In this document, we attempt to learn from the history of bridges, and create a new mechanism -- "forwarders" -- that work with the JVM instead of against it. This raises the level of expressivity of classfiles and opens the possibility of greater laziness. It is possible that traditional bridging scenarios can eventually be handled by forwarders too...

Goetz devotes the remainder of the post to specifics of forwarders such as their invocation, using forwarders with fields, overriding forwarders, adaptation of forwarders, and type checking and corner cases associated with forwarders.

Poxes: Value Type Wrappers for Primitives

There was more discussed in the Valhalla Offsite than forwarding.
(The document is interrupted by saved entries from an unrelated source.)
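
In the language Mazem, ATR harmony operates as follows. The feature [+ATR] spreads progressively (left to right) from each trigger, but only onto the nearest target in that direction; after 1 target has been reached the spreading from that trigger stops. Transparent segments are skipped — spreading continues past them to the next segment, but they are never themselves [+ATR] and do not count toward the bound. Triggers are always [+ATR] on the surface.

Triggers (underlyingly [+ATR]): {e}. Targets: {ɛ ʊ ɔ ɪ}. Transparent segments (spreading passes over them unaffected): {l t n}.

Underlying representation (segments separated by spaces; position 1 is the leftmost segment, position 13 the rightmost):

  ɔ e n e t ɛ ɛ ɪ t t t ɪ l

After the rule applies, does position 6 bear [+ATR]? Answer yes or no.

yes

From /e/ at 2 rightward: 3 /n/ transparent; 4 /e/ is itself a trigger — this domain ends here.
From /e/ at 4 rightward: 5 /t/ transparent; 6 /ɛ/ → [+ATR]; bound reached.
Targets with no active source: positions 1 7 8 12 stay [-ATR].
[+ATR] positions on the surface: 2 4 6.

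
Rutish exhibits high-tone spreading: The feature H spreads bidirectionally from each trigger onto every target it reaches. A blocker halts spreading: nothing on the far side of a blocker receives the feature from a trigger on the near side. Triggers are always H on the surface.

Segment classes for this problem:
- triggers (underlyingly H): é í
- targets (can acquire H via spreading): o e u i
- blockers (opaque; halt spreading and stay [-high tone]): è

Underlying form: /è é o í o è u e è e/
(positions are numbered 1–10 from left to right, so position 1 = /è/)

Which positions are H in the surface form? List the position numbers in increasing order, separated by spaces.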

One of Kinnear's notes that stood out to me stated, "Poxes: value type wrappers for primitives." Since the introduction of "autoboxing and unboxing" in JDK 1.5, Java developers have become comfortable with the conceptual relationship of "boxed"/"wrapper" reference types to their primitive counterparts. Therefore, it does make some sense to me to use similar terminology for the concept of value type "wrappers" of primitive counterparts being called "poxes." Goetz describes "poxing" in the post "Finding the spirit of L-World" and calls "creating a value box for primitives" "a 'pox'" and discusses the possibility of "adjust[ing] the compiler's boxing behavior (when boxing to `Object` or an interface)" to "prefer the pox to the box."

Updating Valhalla Value Types Phases

In her post "Updated phasing of Valhalla Value Types," Kinnear outlines Valhalla value types "Phases/AIs for Proposals" discussed at the Burlington Valhalla offsite meeting mentioned earlier. She calls out one major timing proposal in its own paragraph (I added the emphasis):

One important phasing is moving null-default value types and migrating value-based-classes to null-default value types was moved out to L20, which is after the initial preview.

Kinnear provides a list of "phases/APIs" categorized under one of three general milestone allocations: L10, L20, and L100. The two specific topics covered in my post (forwarding and poxes) appear to be currently proposed for L20.


Valhalla's value types are still a ways out before we'll see them in a General Availability JDK, but I appreciate the significant effort being invested in these value types and look forward to benefiting from them at some point in the future.

1 comment:

@DustinMarx said...

The notes from the 10 April 2019 Valhalla EG meeting are now available. Notes include coverage of discussion as a follow-up to the Valhalla offsite meeting discussed in the above blog post. Under the "Meaning of the 'L' descriptor" heading, there is a definition stated: "'L' descriptor is: 'by pointer', nullable, not flattenable, not pre-load". There is also mention that e-mail consensus for the name to use for "value class" is "inline" (not to be confused with Kotlin's experimental inline classes), but there is still more discussion on that name in the notes. The notes also highlight discussion regarding "RefObject vs. ValObject."